話のほうは、お露さんと新三郎さんの出会いから始まる。お露さんは会えない新三郎さんを恋焦がれて死んでしまうのである。『四谷怪談』のお岩さんとここが違うのである。<恋しい>と<恨めしい>は。なるほどと思った。ここからは歌舞伎でも観ていながら忘れていた部分が蘇ってきた。そうだ、そうだったんだよなあ。お蔭さまで『牡丹燈籠』の全容が判明しました。

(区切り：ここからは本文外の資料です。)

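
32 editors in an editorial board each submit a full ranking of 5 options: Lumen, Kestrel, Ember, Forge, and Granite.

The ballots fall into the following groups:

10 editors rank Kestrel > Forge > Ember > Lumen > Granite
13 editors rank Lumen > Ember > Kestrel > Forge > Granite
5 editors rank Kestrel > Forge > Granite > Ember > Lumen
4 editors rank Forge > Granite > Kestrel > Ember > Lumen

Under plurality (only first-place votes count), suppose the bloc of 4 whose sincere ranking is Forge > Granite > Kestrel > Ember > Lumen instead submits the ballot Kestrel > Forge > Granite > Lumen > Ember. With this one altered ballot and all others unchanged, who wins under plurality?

Kestrel

First-place totals with the altered ballot: Lumen 13, Kestrel 19, Ember 0, Forge 0, Granite 0.
The winner is unchanged: still Kestrel.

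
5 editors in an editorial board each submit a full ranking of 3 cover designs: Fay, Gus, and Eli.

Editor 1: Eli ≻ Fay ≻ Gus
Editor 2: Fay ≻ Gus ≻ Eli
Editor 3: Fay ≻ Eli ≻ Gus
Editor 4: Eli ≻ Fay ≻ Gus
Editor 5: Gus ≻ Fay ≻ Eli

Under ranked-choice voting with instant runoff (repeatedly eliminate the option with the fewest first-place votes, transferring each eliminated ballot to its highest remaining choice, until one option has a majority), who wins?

Fay

Round 1: Fay 2, Eli 2, Gus 1. Gus has the fewest and is eliminated.
Round 2: Fay 3, Eli 2. Fay has a majority.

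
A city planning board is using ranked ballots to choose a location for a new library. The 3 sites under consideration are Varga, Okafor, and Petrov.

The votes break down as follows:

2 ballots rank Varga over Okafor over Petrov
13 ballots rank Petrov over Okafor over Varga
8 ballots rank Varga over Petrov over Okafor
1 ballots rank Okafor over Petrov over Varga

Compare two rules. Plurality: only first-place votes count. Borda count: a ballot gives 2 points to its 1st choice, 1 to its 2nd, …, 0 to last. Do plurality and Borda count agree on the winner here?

Plurality first-place counts: Varga 10, Okafor 1, Petrov 13 → Petrov.
Borda totals: Varga 20, Okafor 17, Petrov 35 → Petrov.
The two rules agree on Petrov.

Yes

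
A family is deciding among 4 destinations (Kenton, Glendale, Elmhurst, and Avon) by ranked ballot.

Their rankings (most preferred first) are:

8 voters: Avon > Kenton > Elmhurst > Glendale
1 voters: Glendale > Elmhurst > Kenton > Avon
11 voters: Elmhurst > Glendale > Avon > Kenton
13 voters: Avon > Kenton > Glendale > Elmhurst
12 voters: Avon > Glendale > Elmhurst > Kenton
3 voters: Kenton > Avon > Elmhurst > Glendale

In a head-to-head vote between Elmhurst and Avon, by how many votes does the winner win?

Ballots ranking Elmhurst above Avon: 1+11 = 12.
Ballots ranking Avon above Elmhurst: 8+13+12+3 = 36.
Avon wins 36–12, a margin of 24.

24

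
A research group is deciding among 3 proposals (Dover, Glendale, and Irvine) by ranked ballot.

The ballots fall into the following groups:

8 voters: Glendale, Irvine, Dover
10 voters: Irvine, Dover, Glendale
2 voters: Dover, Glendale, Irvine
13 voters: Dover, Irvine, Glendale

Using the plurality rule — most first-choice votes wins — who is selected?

First-place vote totals:
  Dover: 15
  Glendale: 8
  Irvine: 10
Dover has the most first-place votes.

Dover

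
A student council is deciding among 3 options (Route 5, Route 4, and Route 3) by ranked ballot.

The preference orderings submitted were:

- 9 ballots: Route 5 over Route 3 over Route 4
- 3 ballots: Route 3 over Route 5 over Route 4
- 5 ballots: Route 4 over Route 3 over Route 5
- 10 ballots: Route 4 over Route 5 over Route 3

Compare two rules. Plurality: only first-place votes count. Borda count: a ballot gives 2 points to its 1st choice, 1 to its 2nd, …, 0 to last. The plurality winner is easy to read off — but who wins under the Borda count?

Plurality first-place counts: Route 5 9, Route 4 15, Route 3 3 → Route 4.
Borda totals: Route 5 31, Route 4 30, Route 3 20 → Route 5.

Route 5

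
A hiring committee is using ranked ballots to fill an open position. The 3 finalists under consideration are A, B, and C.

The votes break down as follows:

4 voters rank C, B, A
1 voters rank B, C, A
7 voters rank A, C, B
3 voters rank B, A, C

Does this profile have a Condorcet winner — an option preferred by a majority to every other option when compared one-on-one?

No

Head-to-head results (15 voters total):
A vs B: B wins 8–7.
A vs C: A wins 10–5.
B vs C: C wins 11–4.
No candidate beats all others: A beats C beats B beats A, a majority cycle.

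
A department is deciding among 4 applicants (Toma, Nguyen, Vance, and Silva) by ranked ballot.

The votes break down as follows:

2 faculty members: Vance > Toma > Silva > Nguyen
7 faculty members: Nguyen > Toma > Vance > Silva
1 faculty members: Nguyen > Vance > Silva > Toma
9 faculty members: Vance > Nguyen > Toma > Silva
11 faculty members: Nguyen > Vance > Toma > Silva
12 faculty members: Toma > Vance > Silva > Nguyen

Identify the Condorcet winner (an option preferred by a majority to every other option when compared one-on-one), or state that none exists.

Vance

Head-to-head results (42 voters total):
Toma vs Nguyen: Nguyen wins 28–14.
Toma vs Vance: Vance wins 23–19.
Toma vs Silva: Toma wins 41–1.
Nguyen vs Vance: Vance wins 23–19.
Nguyen vs Silva: Nguyen wins 28–14.
Vance vs Silva: Vance wins 42–0.
Vance beats each rival — Toma (23–19), Nguyen (23–19), Silva (42–0) — so Vance is the Condorcet winner.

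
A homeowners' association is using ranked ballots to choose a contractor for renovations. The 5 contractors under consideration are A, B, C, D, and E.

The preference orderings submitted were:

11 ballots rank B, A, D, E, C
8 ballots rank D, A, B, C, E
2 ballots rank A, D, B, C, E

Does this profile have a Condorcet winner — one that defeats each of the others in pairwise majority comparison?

Yes

Head-to-head results (21 voters total):
A vs B: B wins 11–10.
A vs C: A wins 21–0.
A vs D: A wins 13–8.
A vs E: A wins 21–0.
B vs C: B wins 21–0.
B vs D: B wins 11–10.
B vs E: B wins 21–0.
C vs D: D wins 21–0.
C vs E: E wins 11–10.
D vs E: D wins 21–0.
B beats each rival — A (11–10), C (21–0), D (11–10), E (21–0) — so B is the Condorcet winner.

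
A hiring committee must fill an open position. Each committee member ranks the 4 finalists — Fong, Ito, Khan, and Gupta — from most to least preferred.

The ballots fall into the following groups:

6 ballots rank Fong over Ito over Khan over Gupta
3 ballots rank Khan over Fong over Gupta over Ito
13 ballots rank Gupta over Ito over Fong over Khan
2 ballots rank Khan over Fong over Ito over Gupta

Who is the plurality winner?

Gupta

First-place vote totals:
  Fong: 6
  Ito: 0
  Khan: 5
  Gupta: 13
Gupta has the most first-place votes.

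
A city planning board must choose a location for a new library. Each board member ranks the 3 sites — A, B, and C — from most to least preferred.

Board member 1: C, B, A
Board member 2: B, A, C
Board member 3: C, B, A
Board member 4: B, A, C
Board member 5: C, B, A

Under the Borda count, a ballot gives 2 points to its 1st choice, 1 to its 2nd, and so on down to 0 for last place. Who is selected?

B

Borda scores:
  A: 0 + 1 + 0 + 1 + 0 = 2
  B: 1 + 2 + 1 + 2 + 1 = 7
  C: 2 + 0 + 2 + 0 + 2 = 6
B has the highest total.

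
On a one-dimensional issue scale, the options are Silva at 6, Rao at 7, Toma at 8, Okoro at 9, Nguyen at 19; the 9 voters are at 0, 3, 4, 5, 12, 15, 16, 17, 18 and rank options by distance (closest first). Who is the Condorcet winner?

Okoro

With single-peaked preferences on a line, the Condorcet winner is the candidate closest to the median voter.
The median voter (position 12) is closest to Okoro at 9.
Check: Okoro vs Nguyen — voters closer to Okoro: 5 of 9.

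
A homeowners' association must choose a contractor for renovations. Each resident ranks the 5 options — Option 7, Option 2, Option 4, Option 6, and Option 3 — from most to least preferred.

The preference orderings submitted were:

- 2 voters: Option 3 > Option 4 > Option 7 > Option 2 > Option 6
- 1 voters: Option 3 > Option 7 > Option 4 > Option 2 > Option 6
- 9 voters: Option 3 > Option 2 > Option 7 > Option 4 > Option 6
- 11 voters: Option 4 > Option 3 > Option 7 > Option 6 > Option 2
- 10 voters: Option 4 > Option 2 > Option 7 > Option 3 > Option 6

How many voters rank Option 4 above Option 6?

33

Ballots ranking Option 4 above Option 6: 2+1+9+11+10 = 33.
Ballots ranking Option 6 above Option 4: 0.
So 33 of 33 voters prefer Option 4 to Option 6.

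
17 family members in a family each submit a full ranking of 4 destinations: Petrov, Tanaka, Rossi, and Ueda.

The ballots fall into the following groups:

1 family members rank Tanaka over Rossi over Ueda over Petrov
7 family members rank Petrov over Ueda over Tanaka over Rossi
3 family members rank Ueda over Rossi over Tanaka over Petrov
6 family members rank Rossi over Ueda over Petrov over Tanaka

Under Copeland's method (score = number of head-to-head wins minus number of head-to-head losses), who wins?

Pairwise results:
  Petrov vs Tanaka: Petrov wins 13–4.
  Petrov vs Rossi: Rossi wins 10–7.
  Petrov vs Ueda: Ueda wins 10–7.
  Tanaka vs Rossi: Rossi wins 9–8.
  Tanaka vs Ueda: Ueda wins 16–1.
  Rossi vs Ueda: Ueda wins 10–7.
Copeland scores (wins − losses):
  Petrov: 1 − 2 = -1
  Tanaka: 0 − 3 = -3
  Rossi: 2 − 1 = 1
  Ueda: 3 − 0 = 3
Ueda has the best Copeland score.

Ueda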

志の輔さんの目的はそこにあると理解しました。それが判ると、『牡丹燈籠』のどの部分の話を聴いたとしても、その噺家さんの語り口の違いが分かるとおもいます。今度は、話だけではなく、噺家さんを味わう事ができます。そんなわけで、後日、圓生さんの『牡丹燈籠』のテープを聞きました。「栗橋宿」と「関口屋のゆすり」です。面白い。話の中のこの場面だなと思うから圓生さんの上手さもであるが、どう圓生さんがその場面を現したいかが微力ながら分かるのである。すご~い!さらに有料放送で放映された志の輔さんの『牡丹燈籠』を友人に頼んで録画してもらっていたのである。実は忘れていたのであるが、他のものを探していて発見。すご~い!すごすぎる!しっかり聴き直しました。

これで『牡丹燈篭』どの部分が出てきても完璧です。ただし時間は強いですからね。忘却とは忘れ去ることなり。こういう場合も<恋しい>でいきます。